Practice Essentials
Osteogenesis imperfecta (OI) is a disorder of bone fragility chiefly caused by mutations in the COL1A1 and COL1A2 genes that encode type I procollagen.
Four types of osteogenesis imperfecta were originally described by Sillence in 1979 and are now used broadly as the Sillence Criteria.
The Nosology and Classification of Genetic Skeletal Disorders provides similar categorization in the 2010 revision.
Precise typing is often difficult, and depends in large degree on the experience of the clinician. Severity ranges from mild forms to lethal forms in the perinatal period. Additional genes have been discovered in which mutations can also cause brittle bones. These are typically clinically indistinguishable and are considered by most to be subtypes of osteogenesis imperfecta.
Examples of common radiologic findings of osteogenesis imperfecta are shown in the images below.
Acute fractures are observed in the radius and ulna. Multiple fractures can be seen in the ribs. Old healing humeral fracture with callus formation is observed.
Beaded ribs. Multiple fractures are seen in the long bones of the upper extremities.
Wormian bones are present in the skull.
This newborn has bilateral femoral fractures.
Physical characteristics of osteogenesis imperfecta
Individuals with type III (severe, progressively deforming) OI may have joint hyperlaxity; muscle weakness; chronic, unremitting bone pain; and skull deformities (eg, posterior flattening) due to bone fragility during infancy. Limb shortening and progressive deformities can occur, and patients have a triangular face with frontal and temporal bossing; malocclusion is common. The sclera have variable hues.
Workup in osteogenesis imperfecta
Results from routine laboratory studies in patients with OI are usually within reference ranges, and they are useful in ruling out other metabolic bone diseases, such as hypophosphatasia or inherited forms of rickets.
Collagen synthesis analysis has historically been performed by culturing dermal fibroblasts obtained during skin biopsy. This testing modality has fallen out of favor, given that molecular diagnostic techniques are more accurate, have increased in availability, and have decreased in cost. Widespread adoption of next-generation sequencing (NGS) technology has allowed for parallel sequencing of many genes. Thus, there is little or no difference in cost or turnaround time for multigene panels compared with limiting investigation to the two procollagen I genes.
Obtain a radiographic skeletal survey after birth. Prenatal ultrasonography can be used to detect limb-length abnormalities at 15-18 weeks’ gestation.

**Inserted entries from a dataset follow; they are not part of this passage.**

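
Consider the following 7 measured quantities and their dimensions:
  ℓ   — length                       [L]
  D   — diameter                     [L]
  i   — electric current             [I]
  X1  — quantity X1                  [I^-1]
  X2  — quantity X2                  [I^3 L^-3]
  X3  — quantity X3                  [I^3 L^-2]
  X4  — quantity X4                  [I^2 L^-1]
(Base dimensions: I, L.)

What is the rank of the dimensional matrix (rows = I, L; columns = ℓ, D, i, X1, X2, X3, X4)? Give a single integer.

Dimensional matrix (I×L by ℓ×D×i×X1×X2×X3×X4):
  I: [ 0  0  1 -1  3  3  2]
  L: [ 1  1  0  0 -3 -2 -1]
Row reduction gives pivot columns ℓ,i; rank = 2

2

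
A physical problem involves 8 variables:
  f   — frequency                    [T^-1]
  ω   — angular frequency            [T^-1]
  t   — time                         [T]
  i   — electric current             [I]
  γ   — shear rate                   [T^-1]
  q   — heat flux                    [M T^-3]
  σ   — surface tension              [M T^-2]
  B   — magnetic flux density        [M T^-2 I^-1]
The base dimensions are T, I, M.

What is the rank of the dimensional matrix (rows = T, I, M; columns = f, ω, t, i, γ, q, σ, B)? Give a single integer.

Exponent matrix [T,I,M] × [f,ω,t,i,γ,q,σ,B]:
  T: [-1 -1  1  0 -1 -3 -2 -2]
  I: [ 0  0  0  1  0  0  0 -1]
  M: [ 0  0  0  0  0  1  1  1]
RREF → pivots at {f,i,q} ⇒ r = 3

3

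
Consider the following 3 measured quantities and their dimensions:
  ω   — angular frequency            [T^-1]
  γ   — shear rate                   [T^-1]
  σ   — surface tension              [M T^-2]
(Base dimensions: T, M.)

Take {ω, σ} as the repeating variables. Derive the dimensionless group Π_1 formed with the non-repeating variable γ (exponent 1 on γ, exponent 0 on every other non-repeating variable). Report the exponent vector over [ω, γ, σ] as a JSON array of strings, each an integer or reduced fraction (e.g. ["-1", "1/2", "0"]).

["-1", "1", "0"]

Dimensional matrix (T×M by ω×γ×σ):
  T: [-1 -1 -2]
  M: [ 0  0  1]
Echelon form has 2 nonzero rows (pivots: ω,σ)
Repeat: ω,σ; free: γ
RREF:
  r0: [   1    1    0]
  r1: [   0    0    1]
Fix exponent of γ at 1; solve each RREF row for its pivot's exponent:
  r0: exp(ω) + (1)·1 = 0 ⇒ exp(ω) = -1
  r1: exp(σ) + (0)·1 = 0 ⇒ exp(σ) = 0
Π_1 = ω^-1 · γ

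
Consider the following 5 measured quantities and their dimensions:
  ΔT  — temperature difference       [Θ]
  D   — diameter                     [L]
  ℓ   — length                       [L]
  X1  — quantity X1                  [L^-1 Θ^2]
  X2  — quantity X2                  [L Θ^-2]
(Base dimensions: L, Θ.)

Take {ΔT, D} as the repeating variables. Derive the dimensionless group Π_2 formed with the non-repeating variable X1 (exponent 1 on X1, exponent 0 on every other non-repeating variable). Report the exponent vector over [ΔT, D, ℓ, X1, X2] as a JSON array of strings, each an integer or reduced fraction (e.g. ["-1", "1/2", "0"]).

["-2", "1", "0", "1", "0"]

Exponent matrix [L,Θ] × [ΔT,D,ℓ,X1,X2]:
  L: [ 0  1  1 -1  1]
  Θ: [ 1  0  0  2 -2]
Row reduction gives pivot columns ΔT,D; rank = 2
Repeat: ΔT,D; free: ℓ,X1,X2
RREF:
  r0: [   1    0    0    2   -2]
  r1: [   0    1    1   -1    1]
Fix exponent of X1 at 1, ℓ at 0, X2 at 0; solve each RREF row for its pivot's exponent:
  r0: exp(ΔT) + (2)·1 = 0 ⇒ exp(ΔT) = -2
  r1: exp(D) + (-1)·1 = 0 ⇒ exp(D) = 1
Π_2 = ΔT^-2 · D · X1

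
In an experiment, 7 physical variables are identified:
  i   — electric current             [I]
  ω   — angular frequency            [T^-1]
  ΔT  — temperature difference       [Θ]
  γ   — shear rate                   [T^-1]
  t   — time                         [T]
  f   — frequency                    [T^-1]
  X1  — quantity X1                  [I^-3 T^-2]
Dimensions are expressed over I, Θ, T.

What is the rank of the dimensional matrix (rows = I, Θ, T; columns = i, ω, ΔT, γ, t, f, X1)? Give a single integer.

Exponent matrix [I,Θ,T] × [i,ω,ΔT,γ,t,f,X1]:
  I: [ 1  0  0  0  0  0 -3]
  Θ: [ 0  0  1  0  0  0  0]
  T: [ 0 -1  0 -1  1 -1 -2]
Row reduction gives pivot columns i,ω,ΔT; rank = 3

3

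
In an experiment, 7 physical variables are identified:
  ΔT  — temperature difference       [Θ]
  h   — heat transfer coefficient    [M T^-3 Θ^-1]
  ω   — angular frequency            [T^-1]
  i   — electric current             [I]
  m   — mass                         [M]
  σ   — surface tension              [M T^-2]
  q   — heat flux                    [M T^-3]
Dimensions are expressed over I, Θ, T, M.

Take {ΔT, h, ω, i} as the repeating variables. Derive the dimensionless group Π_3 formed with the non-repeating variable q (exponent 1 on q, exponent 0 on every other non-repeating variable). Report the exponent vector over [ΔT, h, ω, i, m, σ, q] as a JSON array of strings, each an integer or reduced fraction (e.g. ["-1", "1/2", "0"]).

["-1", "-1", "0", "0", "0", "0", "1"]

Exponent matrix [I,Θ,T,M] × [ΔT,h,ω,i,m,σ,q]:
  I: [ 0  0  0  1  0  0  0]
  Θ: [ 1 -1  0  0  0  0  0]
  T: [ 0 -3 -1  0  0 -2 -3]
  M: [ 0  1  0  0  1  1  1]
RREF → pivots at {ΔT,h,ω,i} ⇒ r = 4
Pivot set = {ΔT,h,ω,i}, free = {m,σ,q}
RREF:
  r0: [   1    0    0    0    1    1    1]
  r1: [   0    1    0    0    1    1    1]
  r2: [   0    0    1    0   -3   -1    0]
  r3: [   0    0    0    1    0    0    0]
Fix exponent of q at 1, m at 0, σ at 0; solve each RREF row for its pivot's exponent:
  r0: exp(ΔT) + (1)·1 = 0 ⇒ exp(ΔT) = -1
  r1: exp(h) + (1)·1 = 0 ⇒ exp(h) = -1
  r2: exp(ω) + (0)·1 = 0 ⇒ exp(ω) = 0
  r3: exp(i) + (0)·1 = 0 ⇒ exp(i) = 0
Π_3 = ΔT^-1 · h^-1 · q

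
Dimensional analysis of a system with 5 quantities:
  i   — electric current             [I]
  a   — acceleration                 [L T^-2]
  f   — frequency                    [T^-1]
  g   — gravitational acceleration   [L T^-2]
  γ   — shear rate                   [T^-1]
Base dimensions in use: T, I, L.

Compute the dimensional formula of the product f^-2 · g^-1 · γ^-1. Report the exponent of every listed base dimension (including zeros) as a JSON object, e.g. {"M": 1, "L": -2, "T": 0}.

{"T": 5, "I": 0, "L": -1}

Exponent matrix [T,I,L] × [i,a,f,g,γ]:
  T: [ 0 -2 -1 -2 -1]
  I: [ 1  0  0  0  0]
  L: [ 0  1  0  1  0]
  [T]: (-2)·-1+(-1)·-2+(-1)·-1 = 5
  [I]: (-2)·0+(-1)·0+(-1)·0 = 0
  [L]: (-2)·0+(-1)·1+(-1)·0 = -1
⇒ T^5 L^-1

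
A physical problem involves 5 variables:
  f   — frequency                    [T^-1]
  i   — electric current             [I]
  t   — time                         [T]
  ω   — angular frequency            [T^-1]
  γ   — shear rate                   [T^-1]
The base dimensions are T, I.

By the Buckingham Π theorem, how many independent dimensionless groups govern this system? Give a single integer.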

The width of biopsy cores, the width of the cortex, and the volume of cancellous bone are decreased in all types of osteogenesis imperfecta. The number and thickness of trabeculae are reduced.
Management
Cyclic administration of intravenous pamidronate reduces the incidence of fracture and increases bone mineral density, while reducing pain and increasing energy levels.
Intravenous zoledronate has been increasingly used in children with OI, given its shorter infusion times and longer infusion intervals. Observational studies have shown similar effects to that of pamidronate, with increased bone mineral density, decreased fracture rate, and improvement in pain.
There is scant evidence supporting the use of bisphosphonates in adults with OI, although they continue to be widely used; anecdotally, some patients experience a subjective decrease in pain.
The bisphosphonate risedronate may have some effect in reducing fractures in patients with OI.
Nutritional evaluation and intervention are paramount to ensure appropriate intake of calcium and vitamin D. Caloric management is important, particularly in adolescents and adults with severe forms of OI.
Orthopedic surgery is one of the pillars of treatment for patients with OI.
Surgical interventions include intramedullary rod placement, surgery to manage basilar impression, and correction of scoliosis.